Review posted March 3, 2012.

Firefly Books, 2010. 415 pages.

Starred Review

2011 Sonderbooks Stand-out: #5 Other Nonfiction

Boy, I wish I'd had this book 25 years ago, before I started grad school in Mathematics! Come to think of it, I would have loved to have it as an undergrad, to get a much wider grasp of the subject. As it is, when I began reading this book, a couple pages or a section a day, I decided this was a book I had to own, and I ordered myself a copy.

Now, I grant you that I have no idea if this book will be interesting to any of my readers. I found it absolutely fascinating. In grad school, I got an inkling of the things mathematicians study, but this book presents an overview of the subject in all its splendor.

Dr. Elwes is brilliant at giving the reader the broad perspective, with enough details to fascinate, rather than confuse. Many of the topics cover the foundations of an area of mathematics, and others cover unsolved problems, and everything in between.
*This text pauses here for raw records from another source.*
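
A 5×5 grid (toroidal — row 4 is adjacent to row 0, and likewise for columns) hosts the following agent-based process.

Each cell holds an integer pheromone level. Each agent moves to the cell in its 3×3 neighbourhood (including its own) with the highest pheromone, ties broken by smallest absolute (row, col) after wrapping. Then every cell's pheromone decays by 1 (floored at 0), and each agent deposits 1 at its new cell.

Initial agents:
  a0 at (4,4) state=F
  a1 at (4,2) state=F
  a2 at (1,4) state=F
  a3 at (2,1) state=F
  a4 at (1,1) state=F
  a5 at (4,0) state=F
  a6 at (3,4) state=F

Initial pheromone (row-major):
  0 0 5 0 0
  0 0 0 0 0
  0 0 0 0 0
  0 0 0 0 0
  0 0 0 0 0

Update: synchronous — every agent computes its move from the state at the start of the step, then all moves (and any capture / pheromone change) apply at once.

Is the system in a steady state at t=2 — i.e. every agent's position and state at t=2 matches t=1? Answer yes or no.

t=1: a0@(0,0) a1@(0,2) a2@(0,0) a3@(1,0) a4@(0,2) a5@(0,0) a6@(2,0) | pheromone: 3 0 6 0 0 / 1 0 0 0 0 / 1 0 0 0 0 / 0 0 0 0 0 / 0 0 0 0 0
t=2: a0@(0,0) a1@(0,2) a2@(0,0) a3@(0,0) a4@(0,2) a5@(0,0) a6@(1,0) | pheromone: 6 0 7 0 0 / 1 0 0 0 0 / 0 0 0 0 0 / 0 0 0 0 0 / 0 0 0 0 0

no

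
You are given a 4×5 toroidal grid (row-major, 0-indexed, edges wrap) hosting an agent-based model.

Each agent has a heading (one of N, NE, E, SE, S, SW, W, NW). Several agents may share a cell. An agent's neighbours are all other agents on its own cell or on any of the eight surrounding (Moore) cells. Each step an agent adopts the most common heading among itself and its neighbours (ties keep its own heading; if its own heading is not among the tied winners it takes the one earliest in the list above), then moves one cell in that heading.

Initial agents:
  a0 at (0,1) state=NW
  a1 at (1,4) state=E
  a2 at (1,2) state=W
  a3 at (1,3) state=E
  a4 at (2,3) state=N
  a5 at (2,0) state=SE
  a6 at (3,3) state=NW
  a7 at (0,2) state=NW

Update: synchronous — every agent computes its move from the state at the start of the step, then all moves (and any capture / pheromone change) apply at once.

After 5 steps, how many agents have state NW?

t=1: a0@(3,0):NW a1@(1,0):E a2@(0,1):NW a3@(1,4):E a4@(2,4):E a5@(3,1):SE a6@(2,2):NW a7@(3,1):NW
t=2: a0@(2,4):NW a1@(1,1):E a2@(3,0):NW a3@(1,0):E a4@(2,0):E a5@(2,0):NW a6@(1,1):NW a7@(2,0):NW
t=3: a0@(1,3):NW a1@(1,2):E a2@(2,4):NW a3@(0,4):NW a4@(1,4):NW a5@(1,4):NW a6@(0,0):NW a7@(1,4):NW
t=4: a0@(0,2):NW a1@(1,3):E a2@(1,3):NW a3@(3,3):NW a4@(0,3):NW a5@(0,3):NW a6@(3,4):NW a7@(0,3):NW
t=5: a0@(3,1):NW a1@(0,2):NW a2@(0,2):NW a3@(2,2):NW a4@(3,2):NW a5@(3,2):NW a6@(2,3):NW a7@(3,2):NW

8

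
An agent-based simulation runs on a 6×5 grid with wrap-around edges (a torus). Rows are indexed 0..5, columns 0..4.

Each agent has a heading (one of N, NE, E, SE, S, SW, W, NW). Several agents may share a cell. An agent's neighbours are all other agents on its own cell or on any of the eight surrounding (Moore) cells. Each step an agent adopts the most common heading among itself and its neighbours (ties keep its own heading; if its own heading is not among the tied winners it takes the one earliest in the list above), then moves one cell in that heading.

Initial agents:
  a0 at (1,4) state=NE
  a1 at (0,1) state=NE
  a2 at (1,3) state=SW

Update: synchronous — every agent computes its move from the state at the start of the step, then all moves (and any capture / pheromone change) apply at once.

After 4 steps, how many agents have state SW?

1

t=1: a0@(0,0):NE a1@(5,2):NE a2@(2,2):SW
t=2: a0@(5,1):NE a1@(4,3):NE a2@(3,1):SW
t=3: a0@(4,2):NE a1@(3,4):NE a2@(4,0):SW
t=4: a0@(3,3):NE a1@(2,0):NE a2@(5,4):SW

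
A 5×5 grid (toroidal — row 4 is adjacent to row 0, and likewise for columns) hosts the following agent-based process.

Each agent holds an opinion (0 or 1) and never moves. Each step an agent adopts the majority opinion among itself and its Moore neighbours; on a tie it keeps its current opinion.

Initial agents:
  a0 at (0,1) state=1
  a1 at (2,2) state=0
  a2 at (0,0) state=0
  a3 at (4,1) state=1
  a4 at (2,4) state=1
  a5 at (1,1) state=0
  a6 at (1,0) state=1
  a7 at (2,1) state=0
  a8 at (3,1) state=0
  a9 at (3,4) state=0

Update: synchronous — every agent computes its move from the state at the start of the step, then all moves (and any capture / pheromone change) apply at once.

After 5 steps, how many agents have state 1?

5

t=1: a0@(0,1):1 a1@(2,2):0 a2@(0,0):1 a3@(4,1):1 a4@(2,4):1 a5@(1,1):0 a6@(1,0):1 a7@(2,1):0 a8@(3,1):0 a9@(3,4):0
t=2: (unchanged — steady state)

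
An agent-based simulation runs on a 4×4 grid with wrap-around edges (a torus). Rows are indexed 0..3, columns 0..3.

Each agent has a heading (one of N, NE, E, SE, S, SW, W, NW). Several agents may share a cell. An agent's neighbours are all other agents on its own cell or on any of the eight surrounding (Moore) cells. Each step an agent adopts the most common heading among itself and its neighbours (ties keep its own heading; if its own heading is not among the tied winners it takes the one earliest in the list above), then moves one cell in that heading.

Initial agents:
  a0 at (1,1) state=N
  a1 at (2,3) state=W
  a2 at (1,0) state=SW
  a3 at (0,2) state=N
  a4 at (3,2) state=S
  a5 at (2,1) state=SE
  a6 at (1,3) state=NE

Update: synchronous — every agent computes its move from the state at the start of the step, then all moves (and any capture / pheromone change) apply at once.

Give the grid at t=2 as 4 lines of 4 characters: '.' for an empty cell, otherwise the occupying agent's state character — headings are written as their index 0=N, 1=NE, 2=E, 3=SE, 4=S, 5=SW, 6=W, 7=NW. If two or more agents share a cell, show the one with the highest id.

....
....
.60.
.10.

t=1: a0@(0,1):N a1@(2,2):W a2@(2,3):SW a3@(3,2):N a4@(0,2):S a5@(3,2):SE a6@(0,0):NE
t=2: a0@(3,1):N a1@(2,1):W a2@(3,2):SW a3@(2,2):N a4@(3,2):N a5@(2,2):N a6@(3,1):NE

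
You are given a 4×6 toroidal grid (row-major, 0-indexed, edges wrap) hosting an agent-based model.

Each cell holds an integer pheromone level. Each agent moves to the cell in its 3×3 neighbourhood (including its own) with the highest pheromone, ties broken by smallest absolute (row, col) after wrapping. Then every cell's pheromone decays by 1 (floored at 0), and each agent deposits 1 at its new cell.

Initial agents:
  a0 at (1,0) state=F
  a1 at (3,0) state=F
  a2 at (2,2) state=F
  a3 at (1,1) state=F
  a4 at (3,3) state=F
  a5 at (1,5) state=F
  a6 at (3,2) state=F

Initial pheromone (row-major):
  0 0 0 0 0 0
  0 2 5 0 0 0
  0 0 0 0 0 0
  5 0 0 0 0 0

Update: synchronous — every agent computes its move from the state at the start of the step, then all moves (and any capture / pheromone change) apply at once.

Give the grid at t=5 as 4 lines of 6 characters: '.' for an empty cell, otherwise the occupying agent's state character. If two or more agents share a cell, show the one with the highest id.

t=1: a0@(1,1) a1@(3,0) a2@(1,2) a3@(1,2) a4@(0,2) a5@(0,0) a6@(0,1) | pheromone: 1 1 1 0 0 0 / 0 2 6 0 0 0 / 0 0 0 0 0 0 / 5 0 0 0 0 0
t=2: a0@(1,2) a1@(3,0) a2@(1,2) a3@(1,2) a4@(1,2) a5@(3,0) a6@(1,2) | pheromone: 0 0 0 0 0 0 / 0 1 10 0 0 0 / 0 0 0 0 0 0 / 6 0 0 0 0 0
t=3: a0@(1,2) a1@(3,0) a2@(1,2) a3@(1,2) a4@(1,2) a5@(3,0) a6@(1,2) | pheromone: 0 0 0 0 0 0 / 0 0 14 0 0 0 / 0 0 0 0 0 0 / 7 0 0 0 0 0
t=4: a0@(1,2) a1@(3,0) a2@(1,2) a3@(1,2) a4@(1,2) a5@(3,0) a6@(1,2) | pheromone: 0 0 0 0 0 0 / 0 0 18 0 0 0 / 0 0 0 0 0 0 / 8 0 0 0 0 0
t=5: a0@(1,2) a1@(3,0) a2@(1,2) a3@(1,2) a4@(1,2) a5@(3,0) a6@(1,2) | pheromone: 0 0 0 0 0 0 / 0 0 22 0 0 0 / 0 0 0 0 0 0 / 9 0 0 0 0 0

......
..F...
......
F.....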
When I put this book on hold and my copy came to the library, I was delighted with the topic I happened to open to when I was glancing through it:

**Librarian's nightmare theorem**

If customers borrow books one at a time, and return them one place to the left or right of the original place, what arrangements of books may emerge? The answer is that, after some time, every conceivable ordering is possible. The simplest permutations are the *transpositions,* which leave everything alone except for swapping two neighbouring points. The question is; which more complex permutations can be built from successive transpositions? The answer is that every permutation can be so constructed.

In cycle notation, (1 3 2) is not a transposition, as it moves three items around: 1 to 3, 3 to 2, and 2 to 1. But this has the same effect as swapping 1 and 2, and then swapping 2 and 3. That is to say, (1 3 2) = (1 2)(2 3). The librarian's nightmare theorem guarantees that every permutation can similarly be expressed as a product of transpositions.

Is that not a delightful merging of my two fields of study? (Don't answer that!)

I highly recommend this book for any student considering math as their future field of study, as well as anyone who ever enjoyed studying math. For that matter, this book would also be good for anyone who finds math at all intriguing. If you can resist it, go ahead. But if reading the paragraphs above makes you happy, you'll find a thousand more where that came from.